After completing the historic first international docking in space and two days of crew visits between the two vehicles, the Soviet and American spacecraft of the Apollo-Soyuz Test Project (ASTP) continued their independent flights after undocking. Soviet cosmonauts Aleksei A. Leonov and Valeri N. Kubasov remained in space for two days after the conclusion of the joint activities, landing in Soviet Kazakhstan in July 21, 1975, with Soviet television providing a live broadcast of the event for the first time. Apollo astronauts Thomas P. Stafford, Vance D. Brand, and Donald K. “Deke” Slayton stayed in orbit for five days after undocking, splashing down on July 24 in the Pacific Ocean. During their last days in orbit, the crews continued to perform a suite of joint and independent science experiments.

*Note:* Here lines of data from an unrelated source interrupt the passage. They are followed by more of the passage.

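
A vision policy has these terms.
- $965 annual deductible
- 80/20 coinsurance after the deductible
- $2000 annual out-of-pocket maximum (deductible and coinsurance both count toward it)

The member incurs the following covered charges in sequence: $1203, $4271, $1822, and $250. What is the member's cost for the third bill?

$133.20

Claim 1 ($1203): $965 to deductible, leaving $238; member's 20% is $47.60. Cost to member: $1012.60. OOP to date $1012.60.
Claim 2 ($4271): deductible already satisfied, so member's share is 20% × $4271 = $854.20. Member owes $854.20 (running OOP $1866.80).
Claim 3 ($1822): deductible met; 20% of $1822 = $364.40. Adding that to $1866.80 gives $2231.20, past the $2000 cap; member pays only $2000 − $1866.80 = $133.20.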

Left: ASTP Soyuz spacecraft descending on its main parachute. Middle: Soviet controllers
in Mission Control in Houston cheer as they watch the Soyuz landing. Right: ASTP Soyuz
cosmonauts Kubasov (left) and Leonov talk to the press a few minutes after their landing.
After undocking from Apollo on July 19, Leonov and Kubasov continued Earth and solar photography tasks and imaged a joint fungal growth experiment. They rehearsed the procedures for reentry and provided a televised tour of their spacecraft for Soviet audiences. On July 21, they donned their Sokol launch and entry suits and climbed into their couches in the Soyuz spacecraft’s Descent Module (DM). They performed the four-and-a-half minute deorbit burn precisely on schedule, followed nine minutes later by the separation of the DM from the Orbital and Instrument Modules. After reentry through the Earth’s upper atmosphere, worldwide audiences were treated for the first time to live television views of the Soyuz descending on its orange and white parachute. About one meter above the ground, retrorockets fired to slow the spacecraft’s speed at touchdown, raising a large cloud of dust from the arid Kazakh steppe. Recovery forces reached the capsule within minutes and first Kubasov then Leonov emerged, a bit shaky after their six-day flight but otherwise in excellent health. Recovery forces flew them to the Baikonur Cosmodrome, where they held a press conference and rested for two days. Leonov and Kubasov returned to Moscow on July 23, greeted by a large cheering crowd at the Soviet capital’s Vnukovo Airport. The descent module of the ASTP Soyuz is on display at the RKK Energia museum in Korolev, just outside of Moscow.
Left: ASTP Soyuz cosmonauts Kubasov (left) and Leonov hold a press conference at
Baikonur a few hours after landing. Right: Leonov (left) and Kubasov upon
arrival at Moscow’s Vnukovo Airport.
The policy of openness that characterized the ASTP Soyuz mission did not extend to other Soviet space programs. Just five days after Leonov and Kubasov’s landing, the Soyuz 18 crew of Pyotr I. Klimuk and Vitali I. Sevastyanov returned after a 63-day flight aboard the Salyut-4 space station. Soviet television, like for all previous landings except ASTP, did not carry live coverage of the event.
Left: Recovery forces on the scene of the Soyuz 18 landing.
Right: Soyuz 18 cosmonaut Sevastyanov talking to recovery forces
shortly after touchdown.
The Soviet Union had prepared two identical Soyuz spacecraft for ASTP and decided to repurpose the unflown backup vehicle for a solo Earth observation mission, launched on Sep. 15, 1976. Engineers replaced the androgynous docking system on the spacecraft’s Orbital Module with a housing for a multispectral imaging system called MKF-6, built by the Carl-Zeiss-Jena company in the former German Democratic Republic (East Germany) in collaboration with Soviet scientists. The Soyuz 22 crew of veteran Commander Valeri F. Bykovsky and first time space flier Flight Engineer Vladimir V. Aksenov spent eight days in space flying in an unusual high inclination (65o versus the usual 51o for Soviet crewed missions) orbit that provided coverage over both East Germany and higher latitudes in the Soviet Union. The MKF-6 camera, carrying six cameras tuned to different wavelengths in the visible and near-infrared parts of the spectrum, was a precursor to similar equipment carried aboard the Salyut-6 and later Soviet and Russian space stations beginning in 1978.
Left: Soyuz 22 spacecraft during final assembly and testing, showing the shroud for the MKF-6
camera in place of the docking apparatus at the top of the vehicle. Middle: The MKF-6 camera.
Right: Soyuz 22 crew of Aksenov (left) and Bykovsky.